Serkan her ne kadar çok
değişmiş olsa da hala rasyonel bir şekilde yaşıyor. Rasyonel insanlar için bir
şeyin önemi faydasına göre belirlenir ki, düğün gibi geleceğe etkisi olmayacak
bir seremoniyi önemsiz görüyor. Ama özel
zamanlar vardır hayatımızda ve biz o özeli daha yoğun hissetmek için belirli
ritüeller yaratırız ve kadınlar için böyle ritüeller hep daha anlamlıdır. O
anlamsız gelen seremoniler insana kendileri daha iyi hissettirir, her şeyin
neden-sonuç ilişkisine bağlı olduğu dünyamızda hayallerimizin ve duygularımızı
tatmin etmeye yönelik seremoniler aslında hayata kısa bir mola vermek gibidir.
Ama işte erkekler Mars'tan, kadınlar ise Venüs’ten. Ve Eda’nın düğün heyecanını Serkan ile
paylaşamaması aslında yanlış anlaşılmanın başlangıcıydı.
Bununla birlikte dizide
en çok sevdiğim şey, Eda’nın utangaç bir kadın olarak konumlandırılmaması. Ne
istediğini bilen bir kadın olarak Eda’nın hazlarını da toplumun kadına
dayattığı sınırları hiçe sayarak ve utanmadan yaşamasını severek izliyorum.
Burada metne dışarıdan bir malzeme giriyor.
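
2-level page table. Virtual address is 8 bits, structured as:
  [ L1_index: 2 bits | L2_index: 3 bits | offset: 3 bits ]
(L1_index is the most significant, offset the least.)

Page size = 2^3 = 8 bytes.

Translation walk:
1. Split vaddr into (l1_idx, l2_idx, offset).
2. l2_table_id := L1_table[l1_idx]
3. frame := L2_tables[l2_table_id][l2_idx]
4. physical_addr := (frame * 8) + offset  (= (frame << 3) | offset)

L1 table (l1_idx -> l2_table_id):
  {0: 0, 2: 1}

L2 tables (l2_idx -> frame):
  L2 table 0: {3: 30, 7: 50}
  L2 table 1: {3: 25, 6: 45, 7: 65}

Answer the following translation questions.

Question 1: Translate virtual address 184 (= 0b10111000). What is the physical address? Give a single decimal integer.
vaddr = 184 = 0b10111000
Split: l1_idx=2, l2_idx=7, offset=0
L1[2] = 1
L2[1][7] = 65
paddr = 65 * 8 + 0 = 520

Answer: 520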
Evlilik teklifini kendisi yaparak ilişkinin geleceğini kendisinin
belirleyeceğini göstermiş oldu.
Serkan’ın en son bakışı
sanki bir veda hissi yaratsa ve bu sebepten çok etkileyici olsa da sanırım dizi
için yeni bir başlangıcın habercisi. Sonuç olarak, kişisel olarak ben; her
hafta cumartesi akşamları bana, hadi şimdi keyif saati, dedirten ve izlerken de
bol bol güldüren bu romantik komedi formatından çok memnunum.